Após 14 anos, com orçamento anual de US$ 140 milhões, o TPI condenou apenas dois homens: os congoleses Thomas Lubanga e Germain Katanga, que devem deixar a prisão em breve.

A anexação da Crimeia pela Rússia, em março de 2014, e a invasão do leste da Ucrânia violam leis internacionais. O TPI não tem jurisdição no país, mas uma brecha pode levar Putin ao banco dos réus: o governo ucraniano deu à Corte autoridade para apurar crimes do ex-presidente Viktor Yanukovich entre novembro de 2013 e fevereiro de 2014. No ano passado, estendeu o período para incluir o conflito atual. Os juízes de Haia também analisam pedido dos promotores para investigar o conflito entre separatistas de Ossétia do Sul e o governo de Geórgia em 2008. Embora o foco não seja o Kremlin, o inquérito respingaria em tropas russas que apoiaram os separatistas.

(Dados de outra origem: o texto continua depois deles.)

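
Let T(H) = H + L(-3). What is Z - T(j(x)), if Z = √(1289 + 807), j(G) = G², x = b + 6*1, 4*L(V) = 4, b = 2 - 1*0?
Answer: -65 + 4*√131 ≈ -19.218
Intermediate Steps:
b = 2 (b = 2 + 0 = 2)
L(V) = 1 (L(V) = (¼)*4 = 1)
x = 8 (x = 2 + 6*1 = 2 + 6 = 8)
T(H) = 1 + H (T(H) = H + 1 = 1 + H)
Z = 4*√131 (Z = √2096 = 4*√131 ≈ 45.782)
Z - T(j(x)) = 4*√131 - (1 + 8²) = 4*√131 - (1 + 64) = 4*√131 - 1*65 = 4*√131 - 65 = -65 + 4*√131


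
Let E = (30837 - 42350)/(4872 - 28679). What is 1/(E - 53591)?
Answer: -23807/1275829424 ≈ -1.8660e-5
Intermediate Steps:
E = 11513/23807 (E = -11513/(-23807) = -11513*(-1/23807) = 11513/23807 ≈ 0.48360)
1/(E - 53591) = 1/(11513/23807 - 53591) = 1/(-1275829424/23807) = -23807/1275829424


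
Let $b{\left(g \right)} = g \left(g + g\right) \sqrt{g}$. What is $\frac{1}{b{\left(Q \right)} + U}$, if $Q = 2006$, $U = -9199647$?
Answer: $\frac{9199647}{129846921106946495} + \frac{8048072 \sqrt{2006}}{129846921106946495} \approx 2.8469 \cdot 10^{-9}$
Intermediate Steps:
$b{\left(g \right)} = 2 g^{\frac{5}{2}}$ ($b{\left(g \right)} = g 2 g \sqrt{g} = 2 g^{2} \sqrt{g} = 2 g^{\frac{5}{2}}$)
$\frac{1}{b{\left(Q \right)} + U} = \frac{1}{2 \cdot 2006^{\frac{5}{2}} - 9199647} = \frac{1}{2 \cdot 4024036 \sqrt{2006} - 9199647} = \frac{1}{8048072 \sqrt{2006} - 9199647} = \frac{1}{-9199647 + 8048072 \sqrt{2006}}$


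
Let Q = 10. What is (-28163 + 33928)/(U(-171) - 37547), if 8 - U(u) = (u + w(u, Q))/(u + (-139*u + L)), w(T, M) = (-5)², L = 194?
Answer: -68580440/446563871 ≈ -0.15357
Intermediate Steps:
w(T, M) = 25
U(u) = 8 - (25 + u)/(194 - 138*u) (U(u) = 8 - (u + 25)/(u + (-139*u + 194)) = 8 - (25 + u)/(u + (194 - 139*u)) = 8 - (25 + u)/(194 - 138*u))
(-28163 + 33928)/(U(-171) - 37547) = (-28163 + 33928)/((-1527 + 1105*(-171))/(2*(-97 + 69*(-171))) - 37547) = 5765/((-1527 - 188955)/(2*(-97 - 11799)) - 37547) = 5765/((½)*(-190482)/(-11896) - 37547) = 5765/((½)*(-1/11896)*(-190482) - 37547) = 5765/(95241/11896 - 37547) = 5765/(-446563871/11896) = 5765*(-11896/446563871) = -68580440/446563871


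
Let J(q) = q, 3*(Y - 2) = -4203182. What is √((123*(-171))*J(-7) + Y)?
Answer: I*√11284449/3 ≈ 1119.7*I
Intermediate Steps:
Y = -4203176/3 (Y = 2 + (⅓)*(-4203182) = 2 - 4203182/3 = -4203176/3 ≈ -1.4011e+6)
√((123*(-171))*J(-7) + Y) = √((123*(-171))*(-7) - 4203176/3) = √(-21033*(-7) - 4203176/3) = √(147231 - 4203176/3) = √(-3761483/3) = I*√11284449/3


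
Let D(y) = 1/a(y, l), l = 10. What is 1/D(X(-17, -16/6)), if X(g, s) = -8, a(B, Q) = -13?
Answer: -13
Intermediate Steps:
D(y) = -1/13 (D(y) = 1/(-13) = -1/13)
1/D(X(-17, -16/6)) = 1/(-1/13) = -13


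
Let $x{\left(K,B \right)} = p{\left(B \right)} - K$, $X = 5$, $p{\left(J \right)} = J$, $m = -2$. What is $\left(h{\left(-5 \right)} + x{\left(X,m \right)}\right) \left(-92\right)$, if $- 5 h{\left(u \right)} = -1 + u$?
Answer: $\frac{2668}{5} \approx 533.6$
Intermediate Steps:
$h{\left(u \right)} = \frac{1}{5} - \frac{u}{5}$ ($h{\left(u \right)} = - \frac{-1 + u}{5} = \frac{1}{5} - \frac{u}{5}$)
$x{\left(K,B \right)} = B - K$
$\left(h{\left(-5 \right)} + x{\left(X,m \right)}\right) \left(-92\right) = \left(\left(\frac{1}{5} - -1\right) - 7\right) \left(-92\right) = \left(\left(\frac{1}{5} + 1\right) - 7\right) \left(-92\right) = \left(\frac{6}{5} - 7\right) \left(-92\right) = \left(- \frac{29}{5}\right) \left(-92\right) = \frac{2668}{5}$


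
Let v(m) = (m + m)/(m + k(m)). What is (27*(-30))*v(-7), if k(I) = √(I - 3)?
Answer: -79380/59 - 11340*I*√10/59 ≈ -1345.4 - 607.8*I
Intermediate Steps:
k(I) = √(-3 + I)
v(m) = 2*m/(m + √(-3 + m)) (v(m) = (m + m)/(m + √(-3 + m)) = (2*m)/(m + √(-3 + m)) = 2*m/(m + √(-3 + m)))
(27*(-30))*v(-7) = (27*(-30))*(2*(-7)/(-7 + √(-3 - 7))) = -1620*(-7)/(-7 + √(-10)) = -1620*(-7)/(-7 + I*√10) = -(-11340)/(-7 + I*√10) = 11340/(-7 + I*√10)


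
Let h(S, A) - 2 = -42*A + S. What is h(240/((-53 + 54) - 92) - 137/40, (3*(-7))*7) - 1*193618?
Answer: -682310947/3640 ≈ -1.8745e+5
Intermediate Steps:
h(S, A) = 2 + S - 42*A (h(S, A) = 2 + (-42*A + S) = 2 + (S - 42*A) = 2 + S - 42*A)
h(240/((-53 + 54) - 92) - 137/40, (3*(-7))*7) - 1*193618 = (2 + (240/((-53 + 54) - 92) - 137/40) - 42*3*(-7)*7) - 1*193618 = (2 + (240/(1 - 92) - 137*1/40) - (-882)*7) - 193618 = (2 + (240/(-91) - 137/40) - 42*(-147)) - 193618 = (2 + (240*(-1/91) - 137/40) + 6174) - 193618 = (2 + (-240/91 - 137/40) + 6174) - 193618 = (2 - 22067/3640 + 6174) - 193618 = 22458573/3640 - 193618 = -682310947/3640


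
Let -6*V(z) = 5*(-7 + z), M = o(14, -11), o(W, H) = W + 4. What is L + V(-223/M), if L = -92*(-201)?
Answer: 1998881/108 ≈ 18508.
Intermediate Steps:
o(W, H) = 4 + W
M = 18 (M = 4 + 14 = 18)
L = 18492
V(z) = 35/6 - 5*z/6 (V(z) = -5*(-7 + z)/6 = -(-35 + 5*z)/6 = 35/6 - 5*z/6)
L + V(-223/M) = 18492 + (35/6 - (-1115)/(6*18)) = 18492 + (35/6 - ⅚*(-223/18)) = 18492 + (35/6 + 1115/108) = 18492 + 1745/108 = 1998881/108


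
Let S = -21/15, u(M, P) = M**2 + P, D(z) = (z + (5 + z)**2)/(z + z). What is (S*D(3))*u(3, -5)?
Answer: -938/15 ≈ -62.533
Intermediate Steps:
D(z) = (z + (5 + z)**2)/(2*z) (D(z) = (z + (5 + z)**2)/((2*z)) = (z + (5 + z)**2)*(1/(2*z)) = (z + (5 + z)**2)/(2*z))
u(M, P) = P + M**2
S = -7/5 (S = -21*1/15 = -7/5 ≈ -1.4000)
(S*D(3))*u(3, -5) = (-7*(3 + (5 + 3)**2)/(10*3))*(-5 + 3**2) = (-7*(3 + 8**2)/(10*3))*(-5 + 9) = -7*(3 + 64)/(10*3)*4 = -7*67/(10*3)*4 = -7/5*67/6*4 = -469/30*4 = -938/15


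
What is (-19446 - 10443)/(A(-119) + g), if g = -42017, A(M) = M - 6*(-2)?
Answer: 29889/42124 ≈ 0.70955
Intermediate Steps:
A(M) = 12 + M (A(M) = M + 12 = 12 + M)
(-19446 - 10443)/(A(-119) + g) = (-19446 - 10443)/((12 - 119) - 42017) = -29889/(-107 - 42017) = -29889/(-42124) = -29889*(-1/42124) = 29889/42124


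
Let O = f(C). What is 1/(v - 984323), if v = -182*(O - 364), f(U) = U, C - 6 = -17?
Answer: -1/916073 ≈ -1.0916e-6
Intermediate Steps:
C = -11 (C = 6 - 17 = -11)
O = -11
v = 68250 (v = -182*(-11 - 364) = -182*(-375) = 68250)
1/(v - 984323) = 1/(68250 - 984323) = 1/(-916073) = -1/916073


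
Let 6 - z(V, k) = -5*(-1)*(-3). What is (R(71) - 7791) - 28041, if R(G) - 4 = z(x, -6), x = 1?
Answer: -35807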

Ambos representam um teste para o TPI. Primeiro, porque ampliam o foco além da África. Depois, porque investigar um membro permanente do CS e seu envolvimento em conflitos internacionais atestaria a independência do tribunal - desde que de forma transparente e justa. Também aumentaria a pressão sobre poderosos, dentro e fora do CS, para que ratifiquem o Estatuto de Roma. Só assim a Corte se tornará relevante - é isso ou ser esquecida.